Beradino, du rêve à la réalité
- P Barret
- 6 janv. 2016
- 4 min de lecture

La voiture de sport a été iconique de tout temps. C’était notamment le cas dans l’Allemagne des années 60 où tous les adolescents s’imaginaient piloter des modèles devenus des légendes comme les Ferrari 275 GTB et 250 GTO, Lamborghini Miura ou Ford GT 40. A une époque où le design industriel ne suscitait pas encore de grande vocation, de nombreux constructeurs ne possédait pas de bureau de style intégré et ne proposait pas de concept-car. Si beaucoup ne sont jamais parvenus à concrétiser ce rêve de possession, il en a été autrement pour le jeune Johannes Peter Paulussen. Agé de 17 ans en 1961, il exprima à son père, non sans avoir rempli ses cahiers de classe de dessin de bolides, le souhait de posséder une telle voiture. Agacé, son père, un simple maître menuisier dans la petite ville d’Erkelenz-Boschmich, lui rétorqua : « une telle voiture, tu ne pourrais jamais te la payer ! ... et si tu dois en avoir une telle voiture, tu dois la construire toi-même ».

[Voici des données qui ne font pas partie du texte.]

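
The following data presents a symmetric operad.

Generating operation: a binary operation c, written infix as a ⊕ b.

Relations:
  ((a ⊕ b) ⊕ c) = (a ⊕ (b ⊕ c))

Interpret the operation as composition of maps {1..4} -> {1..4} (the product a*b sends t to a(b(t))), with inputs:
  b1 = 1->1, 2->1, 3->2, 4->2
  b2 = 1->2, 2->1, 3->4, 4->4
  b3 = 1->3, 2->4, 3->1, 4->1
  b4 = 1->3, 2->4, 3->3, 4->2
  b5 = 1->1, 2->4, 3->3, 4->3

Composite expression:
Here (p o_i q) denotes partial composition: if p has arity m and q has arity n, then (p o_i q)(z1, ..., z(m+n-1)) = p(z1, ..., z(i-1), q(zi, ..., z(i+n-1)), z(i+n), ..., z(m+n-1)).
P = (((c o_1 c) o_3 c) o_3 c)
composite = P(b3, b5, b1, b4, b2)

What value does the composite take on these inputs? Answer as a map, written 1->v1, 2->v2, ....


1->1, 2->1, 3->3, 4->3

(b3 ⊕ b5) = 1->3, 2->1, 3->1, 4->1
(b1 ⊕ b4) = 1->2, 2->2, 3->2, 4->1
((b1 ⊕ b4) ⊕ b2) = 1->2, 2->2, 3->1, 4->1
((b3 ⊕ b5) ⊕ ((b1 ⊕ b4) ⊕ b2)) = 1->1, 2->1, 3->3, 4->3


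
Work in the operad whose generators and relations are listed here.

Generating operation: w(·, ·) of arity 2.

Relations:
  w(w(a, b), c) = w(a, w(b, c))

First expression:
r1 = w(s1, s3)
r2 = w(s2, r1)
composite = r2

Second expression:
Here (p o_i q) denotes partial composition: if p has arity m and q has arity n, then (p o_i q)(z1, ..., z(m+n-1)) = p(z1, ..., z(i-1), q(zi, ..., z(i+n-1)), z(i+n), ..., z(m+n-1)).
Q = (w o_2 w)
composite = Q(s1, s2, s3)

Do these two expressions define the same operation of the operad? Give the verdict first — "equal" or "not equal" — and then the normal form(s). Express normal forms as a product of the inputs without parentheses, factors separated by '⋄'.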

En 1968, le jeune homme pense à ce que son père lui a dit et commence à imaginer concrètement et à réaliser des plans de ce à quoi devait ressembler sa voiture de rêve. Il réalisa une maquette en argile à l’échelle 1/10e afin de définir les proportions du modèle en fibre de verre. Son design intégra progressivement un cahier des charges très précis. A cette époque, construire son propre modèle n’était possible que sur la base de la Volkswagen Coccinelle. Pourtant, Johannes souhaitait que sa voiture ressemble à une voiture à moteur avant et ce même si la position du moteur arrière avait été retenue pour ce projet. Pour ressembler à une voiture de compétition à hautes performances, sa hauteur devrait être à peu près d’un mètre. Le modèle devait à la fois être bien motorisé et offrir une sonorité spéciale. Enfin, ultime souhait d’une prétention toute mesurée, cette voiture ne devait pas donner l’impression d’un modèle « vendu en kit ». Un cahier des charges pour le moins ambitieux quand on dispose de ressources limitées. Afin d’avoir toutes les chances de mener à bien ce projet, Johannes débuta un cursus de mécanique automobile à l’institut universitaire de technologie d’Aix-la-Chapelle.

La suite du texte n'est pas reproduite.